La missione: mi piacerebbe…
Il signor Guido Baselli (nella foto sopra), 57 anni, un figurone alto e robusto, capo rasato e volto sorridente, è originario di Crema e vive da anni a Pompiano. È felicemente sposato con la signora Luciana e di professione è… “disoccupato”. Racconta: “Per vent’anni ho solo lavorato, offrendo un rapporto di fiducia e di amicizia con tanta gente. Alla fine, mi sono trovato fregato. Così ho piantato l’azienda (con macchinari per lavaggio di biancheria) e mi son dato alla disoccupazione”.
Come hai conosciuto i saveriani?
Una domenica ero in giro per Brescia, e ho notato il grande cartellone all’ingresso di Via Piamarta 9, con la segnaletica delle tante attività missionarie del centro saveriano. Sono entrato a curiosare e ho incontrato padre Gianni Zampini, immerso tra gli scaffali della “Libreria dei popoli”. A padre Gianni ho subito detto che mi sarebbe piaciuto fare qualcosa…
Già da giovane, dopo il lavoro, seguivo i ragazzi del calcio, mettendoci tutta la buona volontà per renderli felici. Ma poi, anche lì sentivo lamentele: impossibile accontentare tutti. Così mi sono gettato a capofitto nel lavoro.

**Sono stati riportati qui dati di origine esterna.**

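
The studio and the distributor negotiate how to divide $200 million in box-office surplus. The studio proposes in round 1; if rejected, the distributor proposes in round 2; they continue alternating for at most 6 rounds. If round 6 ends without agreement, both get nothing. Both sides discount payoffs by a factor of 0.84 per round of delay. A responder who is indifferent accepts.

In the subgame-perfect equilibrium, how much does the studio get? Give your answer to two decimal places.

Round 6 (the distributor proposes): rejection yields 0 for the studio; the distributor offers 0 and keeps 200.
Round 5 (the studio proposes): the distributor can get 200 next round, worth 0.84 × 200 = 168 now; the studio offers that and keeps 32.
Round 4 (the distributor proposes): the studio can get 32 next round, worth 0.84 × 32 = 26.88 now. The distributor offers 26.88 and keeps 200 − 26.88 = 173.12.
Round 3 (the studio proposes): the distributor can get 173.12 next round, worth 0.84 × 173.12 = 145.4208 now; the studio offers that and keeps 54.5792.
Round 2 (the distributor proposes): the studio can get 54.5792 next round, worth 0.84 × 54.5792 = 45.846528 now; the distributor offers that and keeps 154.153472.
Round 1 (the studio proposes): the distributor can get 154.153472 next round, worth 0.84 × 154.153472 = 129.48891648 now, so the studio offers 129.48891648, keeping 70.51108352.

70.51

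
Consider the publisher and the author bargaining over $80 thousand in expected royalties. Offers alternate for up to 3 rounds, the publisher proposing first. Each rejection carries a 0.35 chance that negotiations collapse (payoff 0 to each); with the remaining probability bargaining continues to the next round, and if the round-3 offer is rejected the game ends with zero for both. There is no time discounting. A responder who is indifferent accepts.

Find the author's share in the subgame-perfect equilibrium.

18.2

By backward induction:
Round 3 (the publisher proposes): rejection yields 0 for the author; the publisher offers 0 and keeps 80.
Round 2 (the author proposes): rejecting gives the publisher an expected 0.65 × 80 = 52, so the author offers 52, keeping 28.
Round 1 (the publisher proposes): rejecting gives the author an expected 0.65 × 28 = 18.2, so the publisher offers 18.2, keeping 61.8.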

Cosa ti ha detto p. Gianni?
“Se vuoi fare qualcosa con noi, prova a venire agli incontri per la mostra annuale, che sarà sull’Indonesia”. E così, a maggio dell’anno scorso, ho cominciato a venire agli incontri di preparazione con gli altri volontari e volontarie. Mi sono trovato bene, soprattutto per gli aspetti pratici e i lavori manuali. Io non sono un intellettuale… Insieme all’amico Alvaro, anche lui volontario dai saveriani, abbiamo montato i pannelli, le vetrine, le decorazioni della mostra. Poi, durante la mostra, da novembre a febbraio, sono venuto due giorni la settimana.
Adesso vengo volentieri quando posso e mi presto ai vari lavori nel giardino, nell’orto… Faccio quello che occorre e mi chiedono di fare, come accompagnare Giovanni quando va a riconsegnare gli scatoloni di libri invenduti alle varie case editrici. Ho anche cominciato a frequentare gli incontri del “laicato saveriano” a Desio e Tavernerio.
Che pensiero hai per il futuro?
Mi piacerebbe provare ad andare in missione, per dare una mano là dove c’è bisogno e per quello che so e posso fare.
In Italia ho già dato molto. Ora vorrei farlo all’estero. Punto sull’Indonesia, perché ho conosciuto un po’ questa nazione attraverso la mostra. Personalmente vorrei rendermi meglio conto della situazione sociale, politica, umana e del lavoro che svolgono i missionari. Mi piacerebbe fare questa breve esperienza con Luciana, durante le ferie estive. Speriamo di riuscirci.
Poi, per il futuro vedremo, quello che Dio ci preparerà.